Got the T shirt

When designer and restaurateur Sir Terence Conran took over Quaglino’s in 1991, a small part of his rejuvenation of the large restaurant in the smart St James’s area of London involved creating a metal Q-shaped ashtray for each table.

Object of desire: Quaglino’s famous ashtrays

In the days of smoking in restaurants and pubs Quaglino’s also sold cigarettes, which helped the ashtrays become a well-used feature. What he couldn’t have foreseen was the amount of theft involving those well-designed items would play a role in Quaglino’s becoming an era-defining restaurant.

The restaurant gained many column inches about those ashtrays, with an estimated 25,000 stolen in the first ten years of Conran’s ownership. They were going “missing” at such a rate the decision was made to sell them in smart gift boxes for £15. This didn’t prove as successful as Conran hoped but this story highlights how restaurants and food brand merchandise is nothing new.

Quaglino’s followed a move by Hard Rock Cafe to make merchandise an integral part of its proposition. The clever part of Hard Rock’s mission was to ensure each restaurant had its own T-shirt with its home city emblazoned across the front. This created a desire to collect the shirts, which itself drove footfall into the restaurants. Others have followed its lead including one early adopter, Italian motorcycle fashion chain Deus Ex Machina, whose clothing features the addresses of its stores’ cities. 

Many people will look down on such items when compared with those covetable Quaglino’s ashtrays – even though Conran’s creations were accessories to shortening lives at a much quicker rate than a Hard Rock quarter-pounder.

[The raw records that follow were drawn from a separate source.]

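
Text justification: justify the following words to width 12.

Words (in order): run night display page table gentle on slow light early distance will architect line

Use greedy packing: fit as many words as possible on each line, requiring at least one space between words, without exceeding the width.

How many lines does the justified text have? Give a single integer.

Answer: 9

Derivation:
Line 1: ['run', 'night'] (min_width=9, slack=3)
Line 2: ['display', 'page'] (min_width=12, slack=0)
Line 3: ['table', 'gentle'] (min_width=12, slack=0)
Line 4: ['on', 'slow'] (min_width=7, slack=5)
Line 5: ['light', 'early'] (min_width=11, slack=1)
Line 6: ['distance'] (min_width=8, slack=4)
Line 7: ['will'] (min_width=4, slack=8)
Line 8: ['architect'] (min_width=9, slack=3)
Line 9: ['line'] (min_width=4, slack=8)
Total lines: 9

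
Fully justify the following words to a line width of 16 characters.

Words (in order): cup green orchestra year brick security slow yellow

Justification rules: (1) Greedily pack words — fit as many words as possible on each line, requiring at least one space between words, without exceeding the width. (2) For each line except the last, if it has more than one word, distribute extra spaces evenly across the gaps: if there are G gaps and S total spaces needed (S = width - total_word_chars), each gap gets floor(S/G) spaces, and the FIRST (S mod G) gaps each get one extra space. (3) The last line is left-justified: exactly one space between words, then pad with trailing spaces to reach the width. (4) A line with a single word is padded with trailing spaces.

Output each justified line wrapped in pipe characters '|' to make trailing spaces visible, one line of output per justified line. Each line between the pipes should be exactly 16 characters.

Answer: |cup        green|
|orchestra   year|
|brick   security|
|slow yellow     |

Derivation:
Line 1: ['cup', 'green'] (min_width=9, slack=7)
Line 2: ['orchestra', 'year'] (min_width=14, slack=2)
Line 3: ['brick', 'security'] (min_width=14, slack=2)
Line 4: ['slow', 'yellow'] (min_width=11, slack=5)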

But clearly those smart cookies at Hard Rock Cafe were on to something way before others because merchandise is arguably as important today as it has ever been. “Merch” extends memories of a restaurant visit way beyond the initial experience and helps to feed social media’s ravenous appetite.

Perhaps we’re moving towards a situation where the T-shirt becomes more important than the meal itself in the same way people are attracted towards the gift shops in galleries and museums before they’ve even seen a single piece of art or exhibit. Why bother to pay to see the actual painting when you can buy the postcard for a snip of the price?

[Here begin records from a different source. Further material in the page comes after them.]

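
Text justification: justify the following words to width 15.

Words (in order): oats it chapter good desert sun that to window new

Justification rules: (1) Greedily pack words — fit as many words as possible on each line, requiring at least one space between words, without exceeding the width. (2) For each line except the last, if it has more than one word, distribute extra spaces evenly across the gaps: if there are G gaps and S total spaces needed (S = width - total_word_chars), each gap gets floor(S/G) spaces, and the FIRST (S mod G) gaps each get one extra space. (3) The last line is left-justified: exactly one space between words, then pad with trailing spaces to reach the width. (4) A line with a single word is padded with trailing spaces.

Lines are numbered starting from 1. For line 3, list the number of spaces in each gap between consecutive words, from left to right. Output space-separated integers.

Answer: 2 1

Derivation:
Line 1: ['oats', 'it', 'chapter'] (min_width=15, slack=0)
Line 2: ['good', 'desert', 'sun'] (min_width=15, slack=0)
Line 3: ['that', 'to', 'window'] (min_width=14, slack=1)
Line 4: ['new'] (min_width=3, slack=12)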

This might be a little far-fetched but you can’t dispute the rise of merchandise. Even McDonald’s has recognised its value. Having been reluctant to get involved, the company changed tack a couple of years ago and started selling cleverly designed merchandise at its convention for employees and operators. Items were feverishly snapped up, leading McDonald’s senior vice-president of global marketing Colin Mitchell to see potential to make some money while enabling the Instagram generation to “deploy their fandom”. 

Since then, the company has been building the variety of branded items it sells online through its Golden Arches Unlimited store and a pilot within a flagship Chicago restaurant. McDonald’s joins other major foodservice brands such as KFC and Taco Bell in spotting merchandise can drive a healthy revenue stream to offset tough food sales on the high street.

If it’s golden then it’s McDonald’s

With the larger restaurant operators flogging merchandise, supplying branded food items to supermarkets and handling increasing delivery orders, these are interesting times for bricks and mortar and what share of total revenue they will drive in the future for major foodservice brands.